The awful carnage which followed is known in history as the Massacre of St. Bartholomew, because it occurred upon the anniversary of a festival in honor of St. Bartholomew, which had long been celebrated.

As the solemn dirge from the steeple rang out upon the air, the king stood at the window of the palace trembling in every limb, but the demoniacal Catherine was aroused to a frenzy of delight. The first victim was the wounded Coligni. The Duke of Guise with three hundred soldiers hastened to the lodgings of the admiral, and the gates were forced and the assassins entered the sick man’s chamber. Helpless, and abandoned by his frightened servants, he was brutally butchered, and his bleeding body was thrown out of the window at the command of the Duke of Guise, who desired to look upon his dead enemy. Giving the mangled corpse a kick in the face, the duke exclaimed: “Courage, comrades, we have happily begun. Let us now go for others. The king commands it.”

Sixteen years from that time the Duke of Guise was himself assassinated, and received a kick in the face from Henry III., the brother of Charles IX., in whose service he was performing these diabolical deeds.

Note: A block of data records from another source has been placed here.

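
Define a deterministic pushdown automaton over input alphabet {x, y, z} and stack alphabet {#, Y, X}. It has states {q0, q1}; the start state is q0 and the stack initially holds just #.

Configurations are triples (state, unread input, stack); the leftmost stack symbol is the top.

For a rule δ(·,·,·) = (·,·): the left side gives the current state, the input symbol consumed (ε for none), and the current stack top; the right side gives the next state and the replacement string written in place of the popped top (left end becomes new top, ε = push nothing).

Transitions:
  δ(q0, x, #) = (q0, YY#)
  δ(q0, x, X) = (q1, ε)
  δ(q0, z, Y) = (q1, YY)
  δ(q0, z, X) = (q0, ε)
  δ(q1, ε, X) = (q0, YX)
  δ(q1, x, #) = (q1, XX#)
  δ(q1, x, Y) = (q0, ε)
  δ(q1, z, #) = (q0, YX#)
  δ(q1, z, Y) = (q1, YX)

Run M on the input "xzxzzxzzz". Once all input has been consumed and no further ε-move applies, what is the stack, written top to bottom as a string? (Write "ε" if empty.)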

The streets everywhere resounded with the cries of “Kill! kill!”

At the commencement of the carnage, the queen of Navarre was awakened by a cry at her door: “Navarre! Navarre!” Supposing it was her husband, she ordered her attendants to open the door, whereupon a bleeding Huguenot rushed to her bedside and clasped the queen’s arm, begging for his life. He was followed by Catholic soldiers; but at the entreaty of the princess his life was spared. Words are weak to describe the horrors of that direful night. Gory bodies were suspended from the windows; the dead were piled in heaps in the streets; the pavements were slippery with the streaming blood; human heads were kicked as footballs along the boulevards, by the bestial fiends who had become frenzied with the sight of blood. And in the midst of this awful scene of terror, priests paraded in their sacerdotal robes, bearing aloft the crucifixes, and shouting their blasphemous hymns of rejoicing, and inciting the demoniacal murderers to fresh deeds of hellish hate. Catholic nobles and generals rode through the streets with gorgeous retinues, and called upon the people to wreak their vengeance upon the helpless Protestants. For a whole week the massacre continued, and it is estimated that one hundred thousand Protestants perished throughout the kingdom.

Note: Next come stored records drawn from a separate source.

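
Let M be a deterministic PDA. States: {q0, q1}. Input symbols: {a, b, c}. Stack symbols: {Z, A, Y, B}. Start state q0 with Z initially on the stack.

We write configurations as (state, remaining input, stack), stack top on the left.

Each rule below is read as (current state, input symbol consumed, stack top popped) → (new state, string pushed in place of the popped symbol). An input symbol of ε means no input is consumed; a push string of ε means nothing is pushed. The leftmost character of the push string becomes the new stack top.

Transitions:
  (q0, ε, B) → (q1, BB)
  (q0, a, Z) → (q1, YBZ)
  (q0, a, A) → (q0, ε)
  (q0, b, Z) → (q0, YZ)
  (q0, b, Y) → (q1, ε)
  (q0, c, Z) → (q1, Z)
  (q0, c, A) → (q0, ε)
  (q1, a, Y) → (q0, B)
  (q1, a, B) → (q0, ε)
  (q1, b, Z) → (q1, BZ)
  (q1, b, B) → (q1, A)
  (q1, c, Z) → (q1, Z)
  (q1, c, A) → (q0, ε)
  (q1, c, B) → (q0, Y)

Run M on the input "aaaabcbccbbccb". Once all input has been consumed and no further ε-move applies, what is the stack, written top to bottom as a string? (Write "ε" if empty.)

BZ

(q0, aaaabcbccbbccb, Z)
  read a, top Z: go to q1, push YBZ → (q1, aaabcbccbbccb, YBZ)
  read a, top Y: go to q0, push B → (q0, aabcbccbbccb, BBZ)
  ε-move, top B: go to q1, push BB → (q1, aabcbccbbccb, BBBZ)
  read a, top B: go to q0, push ε → (q0, abcbccbbccb, BBZ)
  ε-move, top B: go to q1, push BB → (q1, abcbccbbccb, BBBZ)
  read a, top B: go to q0, push ε → (q0, bcbccbbccb, BBZ)
  ε-move, top B: go to q1, push BB → (q1, bcbccbbccb, BBBZ)
  read b, top B: go to q1, push A → (q1, cbccbbccb, ABBZ)
  read c, top A: go to q0, push ε → (q0, bccbbccb, BBZ)
  ε-move, top B: go to q1, push BB → (q1, bccbbccb, BBBZ)
  read b, top B: go to q1, push A → (q1, ccbbccb, ABBZ)
  read c, top A: go to q0, push ε → (q0, cbbccb, BBZ)
  ε-move, top B: go to q1, push BB → (q1, cbbccb, BBBZ)
  read c, top B: go to q0, push Y → (q0, bbccb, YBBZ)
  read b, top Y: go to q1, push ε → (q1, bccb, BBZ)
  read b, top B: go to q1, push A → (q1, ccb, ABZ)
  read c, top A: go to q0, push ε → (q0, cb, BZ)
  ε-move, top B: go to q1, push BB → (q1, cb, BBZ)
  read c, top B: go to q0, push Y → (q0, b, YBZ)
  read b, top Y: go to q1, push ε → (q1, ε, BZ)
All input consumed in state q1 with stack BZ.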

When the morning was well advanced, Catherine, Charles, and a profligate band of lords and ladies walked through the reeking streets, and gazed with calmness and satisfaction upon the heaps of dead piled up before the Louvre; and they even indulged in ribald jest and merriment.

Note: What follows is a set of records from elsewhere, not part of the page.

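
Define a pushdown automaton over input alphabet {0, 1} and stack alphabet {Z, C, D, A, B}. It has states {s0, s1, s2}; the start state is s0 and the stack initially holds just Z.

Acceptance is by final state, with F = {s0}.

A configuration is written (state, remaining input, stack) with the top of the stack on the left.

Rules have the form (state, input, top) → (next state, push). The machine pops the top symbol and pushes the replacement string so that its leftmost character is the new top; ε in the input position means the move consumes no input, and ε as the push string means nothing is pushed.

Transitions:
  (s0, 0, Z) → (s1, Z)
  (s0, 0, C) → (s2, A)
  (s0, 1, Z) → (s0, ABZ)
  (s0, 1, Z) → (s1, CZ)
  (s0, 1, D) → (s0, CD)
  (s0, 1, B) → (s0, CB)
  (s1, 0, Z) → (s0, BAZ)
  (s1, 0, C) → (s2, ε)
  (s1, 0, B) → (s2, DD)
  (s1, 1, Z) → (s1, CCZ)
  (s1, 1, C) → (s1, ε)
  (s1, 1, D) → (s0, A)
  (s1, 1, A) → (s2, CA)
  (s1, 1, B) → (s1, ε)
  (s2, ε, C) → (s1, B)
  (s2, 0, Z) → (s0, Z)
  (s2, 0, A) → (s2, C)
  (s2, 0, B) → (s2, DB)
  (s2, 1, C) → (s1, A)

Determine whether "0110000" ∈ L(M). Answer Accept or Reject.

Accept

One accepting computation: (s0, 0110000, Z) ⊢ (s1, 110000, Z) ⊢ (s1, 10000, CCZ) ⊢ (s1, 0000, CZ) ⊢ (s2, 000, Z) ⊢ (s0, 00, Z) ⊢ (s1, 0, Z) ⊢ (s0, ε, BAZ)
All input consumed and state s0 ∈ F.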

The Catholic pulpits resounded with exultant harangues after this hellish work was ended, and in honor of the event a medallion was struck off, with the inscription, “La Piété a reveillé la Justice.”

From every part of Protestant Europe arose a cry of horror. Queen Elizabeth shrouded her court in mourning, and refused to give audience to the French ambassador, who exclaimed in mortification and chagrin, “I am ashamed to acknowledge myself a Frenchman.”

But Philip of Spain, the “Demon of the South,” wrote to the infamous Catherine de’ Medici:—

“These tidings are the greatest and the most glorious I could have received.”